Luego, el traductor/moderador anunció que procedería la firma de libros, en exclusiva para los que habían sido clientes de la librería. Afortunadamente, mi pago de la master class incluía un libro del Maestro. Ya eran casi las 10 de la noche, yo vivía a dos horas y media del lugar, pero ya había pasado tanto, que no quise desistir. No se me había hecho conectar con Keret; sin embargo, su sabiduría no pasó desapercibida, y me prometí que seguiría sus consejos e instrucciones para continuar mi labor literaria.
Todas las personas se tomaban su tiempo con él: le hablaban, se tomaban muchas fotos, casi todos iban en grupo así que mientras uno se sentaba con el escritor, otro les fotografiaba. Mi amiga se había quedado hasta atrás en la fila, no recuerdo por qué no coincidimos de nuevo. El caso es que iba completamente sola, con un smartphone lentísimo y de baja resolución en cámara.
Llegó mi turno dentro de poco tiempo. ¿Qué hago, le digo que me firme? ¿O quizá, será este el momento de conectar?
Tomó mi libro y su pluma. Preguntó mi nombre. Lo escribió correcto a la primera. Era ahora o nunca.
-Señor Keret- le dije en atropellado inglés- muchas gracias por venir, espero que le guste México.
-Es bastante bonito, un gran país- me contestó en un inglés fluido, con pronunciación clara y suave.

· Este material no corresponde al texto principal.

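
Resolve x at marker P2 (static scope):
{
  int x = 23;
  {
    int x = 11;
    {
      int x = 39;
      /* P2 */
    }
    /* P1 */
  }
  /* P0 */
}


x declared in the same block as P2
x = 39


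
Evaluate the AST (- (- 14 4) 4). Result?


Evaluate inner: (- 14 4) = 10
Evaluate root: (- 10 4) = 6
Result: 6


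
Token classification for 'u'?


Pattern: letter/underscore followed by alphanumerics, not a keyword
Type: IDENTIFIER


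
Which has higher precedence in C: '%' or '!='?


'%' is multiplicative (level 10); '!=' is equality (level 6)
Higher level binds tighter
'%' has higher precedence than '!='


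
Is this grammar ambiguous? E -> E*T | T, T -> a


precedence layered via separate nonterminal T: deterministic
Unambiguous


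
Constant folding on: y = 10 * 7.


10 * 7 = 70 at compile time
Optimized: y = 70


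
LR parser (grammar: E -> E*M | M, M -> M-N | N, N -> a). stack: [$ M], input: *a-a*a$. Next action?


lookahead ∉ {-} so M won't extend; reduce E -> M
Action: reduce (E -> M)


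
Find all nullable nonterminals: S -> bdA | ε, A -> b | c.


A nonterminal is nullable iff some alternative derives ε (directly, or every symbol in it is nullable)
Nullable: {S}


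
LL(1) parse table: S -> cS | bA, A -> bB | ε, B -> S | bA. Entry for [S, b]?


For [S, b]: 'b' ∈ FIRST(bA)
Entry: S -> bA


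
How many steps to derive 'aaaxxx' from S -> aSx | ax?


Derivation: S => aSx => aaSxx => aaaxxx
Steps: 3


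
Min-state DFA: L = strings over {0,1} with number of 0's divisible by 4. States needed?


Track (count of 0) mod 4: states 0..3, accept at 0
Minimal DFA: 4 states


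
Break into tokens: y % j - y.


Scan left to right, longest-match per lexeme
Tokens: ID(y), OP(%), ID(j), OP(-), ID(y)


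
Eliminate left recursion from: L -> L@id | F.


Left-recursive alternatives: L@id; non-recursive: F
Introduce L': L -> FL', L' -> @idL' | ε


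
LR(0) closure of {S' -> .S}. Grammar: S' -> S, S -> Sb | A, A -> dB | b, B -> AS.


Start: S' -> .S
For each item with dot before a nonterminal B, add B -> .γ for every B-production
Closure: [S' -> .S, S -> .Sb, S -> .A, A -> .dB, A -> .b]


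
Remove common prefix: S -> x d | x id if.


Common prefix: 'x'
Factored: S -> x S', S' -> d | id if


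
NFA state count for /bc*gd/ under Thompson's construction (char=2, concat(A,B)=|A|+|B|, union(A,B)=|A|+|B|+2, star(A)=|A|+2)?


Syntax tree has 4 char leaf(s), 0 union(s), 1 star(s)
chars contribute 4×2 = 8; each union adds +2; each star adds +2
Total: 8 + 0 + 2 = 10 states


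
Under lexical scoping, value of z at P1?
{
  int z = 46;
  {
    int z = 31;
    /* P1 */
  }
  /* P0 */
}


z declared in the same block as P1
z = 31


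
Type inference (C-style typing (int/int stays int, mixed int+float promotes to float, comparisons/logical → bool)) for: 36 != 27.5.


Operand types: int != float
Rule: comparison yields bool
Result type: bool


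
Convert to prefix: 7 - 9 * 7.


'*' binds tighter: tree is (- 7 (* 9 7))
Prefix: - 7 * 9 7


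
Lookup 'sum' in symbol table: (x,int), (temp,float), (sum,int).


Lookup 'sum' → type int


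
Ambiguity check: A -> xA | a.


right-linear, alternatives start with distinct terminals 'x' vs 'a': unique leftmost derivation
Unambiguous


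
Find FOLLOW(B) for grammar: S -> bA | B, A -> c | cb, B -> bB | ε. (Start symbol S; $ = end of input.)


$ ∈ FOLLOW(S). For each A -> αBβ: add FIRST(β)\{ε} to FOLLOW(B); if β nullable, add FOLLOW(A).
FOLLOW(B) = {$}


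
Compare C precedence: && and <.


'<' is relational (level 7); '&&' is logical AND (level 2)
Higher level binds tighter
'<' has higher precedence than '&&'


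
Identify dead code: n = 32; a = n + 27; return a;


n is read by a's definition; a is returned
No dead code


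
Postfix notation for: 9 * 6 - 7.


Left to right (same or higher precedence on left)
Postfix: 9 6 * 7 -


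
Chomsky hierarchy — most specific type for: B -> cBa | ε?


Single nonterminal LHS, but c^n a^n is not regular
Classification: Type 2 (Context-Free)


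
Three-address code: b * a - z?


Break into single-operator statements:
t1 = b * a
t2 = t1 - z


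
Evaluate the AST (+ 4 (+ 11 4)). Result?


Evaluate inner: (+ 11 4) = 15
Evaluate root: (+ 4 15) = 19
Result: 19


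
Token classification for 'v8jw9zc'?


Pattern: letter/underscore followed by alphanumerics, not a keyword
Type: IDENTIFIER


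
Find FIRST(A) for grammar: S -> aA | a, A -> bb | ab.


Per alternative of A: FIRST(bb) = {b}; FIRST(ab) = {a}
FIRST(A) = {a, b}


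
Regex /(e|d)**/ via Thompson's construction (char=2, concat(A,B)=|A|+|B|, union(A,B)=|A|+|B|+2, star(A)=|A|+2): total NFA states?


Syntax tree has 2 char leaf(s), 1 union(s), 2 star(s)
chars contribute 2×2 = 4; each union adds +2; each star adds +2
Total: 4 + 2 + 4 = 10 states


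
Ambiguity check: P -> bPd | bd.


balanced b^n…d^n: each string has a unique parse
Unambiguous


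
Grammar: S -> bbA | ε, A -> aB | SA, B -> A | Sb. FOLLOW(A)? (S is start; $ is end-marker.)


$ ∈ FOLLOW(S). For each A -> αBβ: add FIRST(β)\{ε} to FOLLOW(B); if β nullable, add FOLLOW(A).
FOLLOW(A) = {$, a, b}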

-Lo que me gusta de sus cuentos- continué- es que las situaciones, personajes, calles, todo se siente, de alguna manera, muy parecido a México, a pesar de estar inspirados en un lugar tan lejano como Israel.
-Claro, es que son muy parecidos ambos países. Por eso me gusta venir acá.
Nadie nos apresuraba, pero mis nervios me decían que sí, que ya había tomado demasiado tiempo, que todos tenían prisa como yo. Saqué mi teléfono, y nos tomé una selfie. Tenía tiempo de un par de palabras más.
-Señor Keret- tartamudeé-, yo…Yo también soy escritora.
-¡Qué bien, Jessica! Me encantará leerte algún día.
Muchas gracias por haber leído este relato. Generalmente, escribo acerca de cosas que me suceden en mi rutina diaria y que me parecen curiosas, interesantes, o extrañas; sin embargo, también tengo interés en escribir acerca de temas de salud e interés público, compartirles un poco acerca de mi proceso de creación literaria, y quizá reseñas de obras que esté leyendo. Espero que esto sea el inicio de una relación larga con ustedes, queridos lectores.